The summer was always a loud season in my old neighborhood.  On some rare evenings, the only sound was that of cars driving down the street.  The remaining nights, which was pretty much every night between May and September, the air was filled with the sounds of fireworks, loud music, and people who stayed up all night.  When the commotion kept me up and I could not get the sleep I desperately needed, all the compassion would leave me.  I found myself transitioning from praying for the music to stop to wishing that the car blaring the music would meet a disastrous end.  How interesting and surprising it was that I would harbor such ill will for such a minor offense!

The last words of Stephen might seem like a contrast from the words that he had been speaking only moments earlier.  Just like John the Baptist, Stephen was confronting some influential people with some very difficult truths.  Also like John, he was coming from a place of conviction and not condemnation, but his words were not received as such.  When the evil people he was trying to correct decided that they had had enough of his preaching, they turned to rend him like wild dogs, like pigs who do not appreciate the treasures and pearls we carry.  Right there, in what we might say was the most wicked moment of those evil people, Stephen did not act in resentment or offense.  Instead, he prayed for those who were murdering him.
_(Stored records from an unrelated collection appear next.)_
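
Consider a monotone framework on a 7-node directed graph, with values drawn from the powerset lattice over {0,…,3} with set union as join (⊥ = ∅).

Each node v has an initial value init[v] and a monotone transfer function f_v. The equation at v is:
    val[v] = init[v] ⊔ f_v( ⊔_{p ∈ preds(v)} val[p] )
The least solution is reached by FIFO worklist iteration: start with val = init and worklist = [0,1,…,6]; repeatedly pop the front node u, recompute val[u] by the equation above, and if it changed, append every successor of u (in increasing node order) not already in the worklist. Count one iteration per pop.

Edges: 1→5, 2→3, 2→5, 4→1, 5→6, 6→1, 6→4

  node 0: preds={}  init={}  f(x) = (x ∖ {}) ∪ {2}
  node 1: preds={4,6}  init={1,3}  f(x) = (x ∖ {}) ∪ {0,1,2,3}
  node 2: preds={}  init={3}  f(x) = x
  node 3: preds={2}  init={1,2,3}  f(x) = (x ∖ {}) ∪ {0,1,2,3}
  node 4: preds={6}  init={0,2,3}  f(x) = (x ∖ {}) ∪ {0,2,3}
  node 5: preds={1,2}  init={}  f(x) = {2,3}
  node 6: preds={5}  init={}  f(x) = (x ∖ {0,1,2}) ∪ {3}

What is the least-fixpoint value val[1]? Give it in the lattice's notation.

{0,1,2,3}

Iteration log — 9 steps:
  step 1. node 0  ⊔preds={}  new={2}  old={}  +wl: 
  step 2. node 1  ⊔preds={0,2,3}  new={0,1,2,3}  old={1,3}  +wl: 
  step 3. node 2  ⊔preds={}  new={3}  stable
  step 4. node 3  ⊔preds={3}  new={0,1,2,3}  old={1,2,3}  +wl: 
  step 5. node 4  ⊔preds={}  new={0,2,3}  stable
  step 6. node 5  ⊔preds={0,1,2,3}  new={2,3}  old={}  +wl: 
  step 7. node 6  ⊔preds={2,3}  new={3}  old={}  +wl: 1,4
  step 8. node 1  ⊔preds={0,2,3}  new={0,1,2,3}  stable
  step 9. node 4  ⊔preds={3}  new={0,2,3}  stable

Least fixpoint reached:
  node 0: {2}
  node 1: {0,1,2,3}
  node 2: {3}
  node 3: {0,1,2,3}
  node 4: {0,2,3}
  node 5: {2,3}
  node 6: {3}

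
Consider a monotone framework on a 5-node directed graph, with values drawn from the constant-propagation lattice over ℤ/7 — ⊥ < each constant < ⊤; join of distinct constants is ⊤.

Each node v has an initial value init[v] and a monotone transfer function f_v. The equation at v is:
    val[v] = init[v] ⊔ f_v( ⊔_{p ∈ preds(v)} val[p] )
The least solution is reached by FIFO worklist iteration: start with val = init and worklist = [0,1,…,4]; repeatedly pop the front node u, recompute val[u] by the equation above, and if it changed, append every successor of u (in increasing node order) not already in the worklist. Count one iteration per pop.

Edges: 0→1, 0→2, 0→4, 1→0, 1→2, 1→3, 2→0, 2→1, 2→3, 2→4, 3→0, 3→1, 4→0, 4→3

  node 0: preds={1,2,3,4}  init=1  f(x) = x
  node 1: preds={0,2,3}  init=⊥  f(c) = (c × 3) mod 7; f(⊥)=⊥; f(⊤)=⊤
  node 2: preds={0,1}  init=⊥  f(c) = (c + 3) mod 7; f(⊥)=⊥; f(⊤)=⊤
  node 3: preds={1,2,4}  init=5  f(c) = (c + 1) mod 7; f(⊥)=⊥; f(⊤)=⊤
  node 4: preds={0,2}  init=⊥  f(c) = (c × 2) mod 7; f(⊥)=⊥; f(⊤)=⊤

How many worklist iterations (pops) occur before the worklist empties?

Trace (8 dequeues):
  [1] u=0 | in 5 | out ⊤ | prev 1 | push {}
  [2] u=1 | in ⊤ | out ⊤ | prev ⊥ | push {0}
  [3] u=2 | in ⊤ | out ⊤ | prev ⊥ | push {1}
  [4] u=3 | in ⊤ | out ⊤ | prev 5 | push {}
  [5] u=4 | in ⊤ | out ⊤ | prev ⊥ | push {3}
  [6] u=0 | in ⊤ | out ⊤ | ==
  [7] u=1 | in ⊤ | out ⊤ | ==
  [8] u=3 | in ⊤ | out ⊤ | ==

Converged values:
  [0] ⊤
  [1] ⊤
  [2] ⊤
  [3] ⊤
  [4] ⊤

8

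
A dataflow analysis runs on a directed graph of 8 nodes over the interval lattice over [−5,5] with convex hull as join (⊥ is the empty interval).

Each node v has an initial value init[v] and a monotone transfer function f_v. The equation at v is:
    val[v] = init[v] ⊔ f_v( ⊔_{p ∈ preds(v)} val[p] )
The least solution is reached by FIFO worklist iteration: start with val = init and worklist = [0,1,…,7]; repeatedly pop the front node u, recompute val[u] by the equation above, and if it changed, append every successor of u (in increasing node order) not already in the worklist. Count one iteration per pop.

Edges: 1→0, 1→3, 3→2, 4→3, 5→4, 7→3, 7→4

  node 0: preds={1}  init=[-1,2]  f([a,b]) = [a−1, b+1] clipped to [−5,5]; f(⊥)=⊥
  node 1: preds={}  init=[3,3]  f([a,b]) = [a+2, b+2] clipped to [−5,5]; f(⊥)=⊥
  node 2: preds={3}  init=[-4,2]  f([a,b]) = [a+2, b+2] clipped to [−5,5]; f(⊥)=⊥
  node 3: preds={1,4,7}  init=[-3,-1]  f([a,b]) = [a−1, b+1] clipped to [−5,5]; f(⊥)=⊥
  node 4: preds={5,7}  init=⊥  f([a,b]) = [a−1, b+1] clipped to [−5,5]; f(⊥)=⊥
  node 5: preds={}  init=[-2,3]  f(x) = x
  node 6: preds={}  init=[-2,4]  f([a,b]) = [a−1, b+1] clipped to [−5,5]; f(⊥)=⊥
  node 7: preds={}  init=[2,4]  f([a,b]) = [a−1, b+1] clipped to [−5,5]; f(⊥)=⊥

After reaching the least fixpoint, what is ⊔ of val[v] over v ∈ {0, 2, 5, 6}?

[-4,5]

Iteration log — 11 steps:
  step 1. node 0  ⊔preds=[3,3]  new=[-1,4]  old=[-1,2]  +wl: 
  step 2. node 1  ⊔preds=⊥  new=[3,3]  stable
  step 3. node 2  ⊔preds=[-3,-1]  new=[-4,2]  stable
  step 4. node 3  ⊔preds=[2,4]  new=[-3,5]  old=[-3,-1]  +wl: 2
  step 5. node 4  ⊔preds=[-2,4]  new=[-3,5]  old=⊥  +wl: 3
  step 6. node 5  ⊔preds=⊥  new=[-2,3]  stable
  step 7. node 6  ⊔preds=⊥  new=[-2,4]  stable
  step 8. node 7  ⊔preds=⊥  new=[2,4]  stable
  step 9. node 2  ⊔preds=[-3,5]  new=[-4,5]  old=[-4,2]  +wl: 
  step 10. node 3  ⊔preds=[-3,5]  new=[-4,5]  old=[-3,5]  +wl: 2
  step 11. node 2  ⊔preds=[-4,5]  new=[-4,5]  stable

Least fixpoint reached:
  node 0: [-1,4]
  node 1: [3,3]
  node 2: [-4,5]
  node 3: [-4,5]
  node 4: [-3,5]
  node 5: [-2,3]
  node 6: [-2,4]
  node 7: [2,4]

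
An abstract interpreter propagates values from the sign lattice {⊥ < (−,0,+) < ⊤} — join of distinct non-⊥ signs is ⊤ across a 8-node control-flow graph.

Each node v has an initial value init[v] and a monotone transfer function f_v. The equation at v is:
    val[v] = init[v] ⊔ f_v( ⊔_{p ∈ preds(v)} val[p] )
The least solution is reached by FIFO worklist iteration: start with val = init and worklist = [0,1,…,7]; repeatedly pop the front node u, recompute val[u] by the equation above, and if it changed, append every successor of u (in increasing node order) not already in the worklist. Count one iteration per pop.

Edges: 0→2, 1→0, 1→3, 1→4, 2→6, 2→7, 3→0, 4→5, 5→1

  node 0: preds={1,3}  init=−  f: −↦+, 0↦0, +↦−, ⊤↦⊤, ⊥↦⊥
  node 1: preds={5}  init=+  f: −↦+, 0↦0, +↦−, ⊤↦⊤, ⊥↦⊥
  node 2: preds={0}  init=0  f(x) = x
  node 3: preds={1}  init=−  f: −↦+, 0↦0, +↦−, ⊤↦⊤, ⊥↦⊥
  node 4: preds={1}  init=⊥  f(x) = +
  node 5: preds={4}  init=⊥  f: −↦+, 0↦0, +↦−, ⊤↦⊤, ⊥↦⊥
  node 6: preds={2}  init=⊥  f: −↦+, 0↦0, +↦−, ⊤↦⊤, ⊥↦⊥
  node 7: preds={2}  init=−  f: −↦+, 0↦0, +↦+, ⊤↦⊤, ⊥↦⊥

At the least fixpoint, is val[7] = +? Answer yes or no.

no

Iteration log — 9 steps:
  step 1. node 0  ⊔preds=⊤  new=⊤  old=−  +wl: 
  step 2. node 1  ⊔preds=⊥  new=+  stable
  step 3. node 2  ⊔preds=⊤  new=⊤  old=0  +wl: 
  step 4. node 3  ⊔preds=+  new=−  stable
  step 5. node 4  ⊔preds=+  new=+  old=⊥  +wl: 
  step 6. node 5  ⊔preds=+  new=−  old=⊥  +wl: 1
  step 7. node 6  ⊔preds=⊤  new=⊤  old=⊥  +wl: 
  step 8. node 7  ⊔preds=⊤  new=⊤  old=−  +wl: 
  step 9. node 1  ⊔preds=−  new=+  stable

Least fixpoint reached:
  node 0: ⊤
  node 1: +
  node 2: ⊤
  node 3: −
  node 4: +
  node 5: −
  node 6: ⊤
  node 7: ⊤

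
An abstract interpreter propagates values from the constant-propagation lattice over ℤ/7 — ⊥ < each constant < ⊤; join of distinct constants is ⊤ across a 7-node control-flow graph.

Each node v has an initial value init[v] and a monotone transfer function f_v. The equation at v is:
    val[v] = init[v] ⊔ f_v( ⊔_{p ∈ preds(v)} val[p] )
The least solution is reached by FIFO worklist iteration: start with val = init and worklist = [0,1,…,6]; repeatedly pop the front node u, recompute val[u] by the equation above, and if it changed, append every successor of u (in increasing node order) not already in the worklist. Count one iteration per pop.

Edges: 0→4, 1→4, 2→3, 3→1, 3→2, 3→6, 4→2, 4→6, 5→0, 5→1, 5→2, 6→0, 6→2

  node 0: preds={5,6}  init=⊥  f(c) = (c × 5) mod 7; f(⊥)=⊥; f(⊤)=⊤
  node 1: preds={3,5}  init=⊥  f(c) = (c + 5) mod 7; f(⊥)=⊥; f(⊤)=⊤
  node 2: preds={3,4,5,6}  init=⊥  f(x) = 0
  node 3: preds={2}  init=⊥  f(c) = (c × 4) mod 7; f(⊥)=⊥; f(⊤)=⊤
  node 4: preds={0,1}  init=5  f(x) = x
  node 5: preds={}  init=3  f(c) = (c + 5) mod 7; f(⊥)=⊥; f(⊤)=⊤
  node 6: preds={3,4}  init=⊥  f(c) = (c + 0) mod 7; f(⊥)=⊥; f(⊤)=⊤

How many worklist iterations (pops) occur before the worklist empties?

11

Trace (11 dequeues):
  [1] u=0 | in 3 | out 1 | prev ⊥ | push {}
  [2] u=1 | in 3 | out 1 | prev ⊥ | push {}
  [3] u=2 | in ⊤ | out 0 | prev ⊥ | push {}
  [4] u=3 | in 0 | out 0 | prev ⊥ | push {1,2}
  [5] u=4 | in 1 | out ⊤ | prev 5 | push {}
  [6] u=5 | in ⊥ | out 3 | ==
  [7] u=6 | in ⊤ | out ⊤ | prev ⊥ | push {0}
  [8] u=1 | in ⊤ | out ⊤ | prev 1 | push {4}
  [9] u=2 | in ⊤ | out 0 | ==
  [10] u=0 | in ⊤ | out ⊤ | prev 1 | push {}
  [11] u=4 | in ⊤ | out ⊤ | ==

Converged values:
  [0] ⊤
  [1] ⊤
  [2] 0
  [3] 0
  [4] ⊤
  [5] 3
  [6] ⊤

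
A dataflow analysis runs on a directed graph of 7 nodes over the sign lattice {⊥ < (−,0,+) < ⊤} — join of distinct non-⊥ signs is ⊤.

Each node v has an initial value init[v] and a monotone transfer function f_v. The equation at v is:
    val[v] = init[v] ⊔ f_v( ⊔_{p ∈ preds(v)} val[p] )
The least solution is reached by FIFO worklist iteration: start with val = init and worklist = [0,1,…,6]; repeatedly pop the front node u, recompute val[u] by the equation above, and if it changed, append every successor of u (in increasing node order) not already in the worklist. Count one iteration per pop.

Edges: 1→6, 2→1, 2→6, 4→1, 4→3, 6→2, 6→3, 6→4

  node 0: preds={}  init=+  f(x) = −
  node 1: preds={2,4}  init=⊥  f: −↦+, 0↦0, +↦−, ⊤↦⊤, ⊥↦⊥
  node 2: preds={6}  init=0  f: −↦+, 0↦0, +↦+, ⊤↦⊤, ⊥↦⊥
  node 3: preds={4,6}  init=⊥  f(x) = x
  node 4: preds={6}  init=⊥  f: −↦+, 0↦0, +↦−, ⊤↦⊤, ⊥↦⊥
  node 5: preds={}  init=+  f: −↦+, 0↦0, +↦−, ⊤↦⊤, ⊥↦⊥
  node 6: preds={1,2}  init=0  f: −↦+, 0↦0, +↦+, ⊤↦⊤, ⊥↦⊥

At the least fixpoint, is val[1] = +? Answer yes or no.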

There really is no contrast between Stephen’s hard words of correction and his compassionate prayers for God to spare his attackers.  His rebuke might have seemed harsh, but it actually was loving.  He was operating within the will of God to bring conviction and revelation to people who desperately needed it.  When Stephen prayed for those very people to be forgiven for taking his life, he was doing the same thing.  He was living as Christ in him and mirroring the same manner in which his Savior left this life.  He looked beyond their sin and treacherousness, and he cried out for their lost souls even as they were trying to destroy him.  Father, teach us to walk as Christ walked in the face of his enemies, as Stephen walked in honor of his Savior.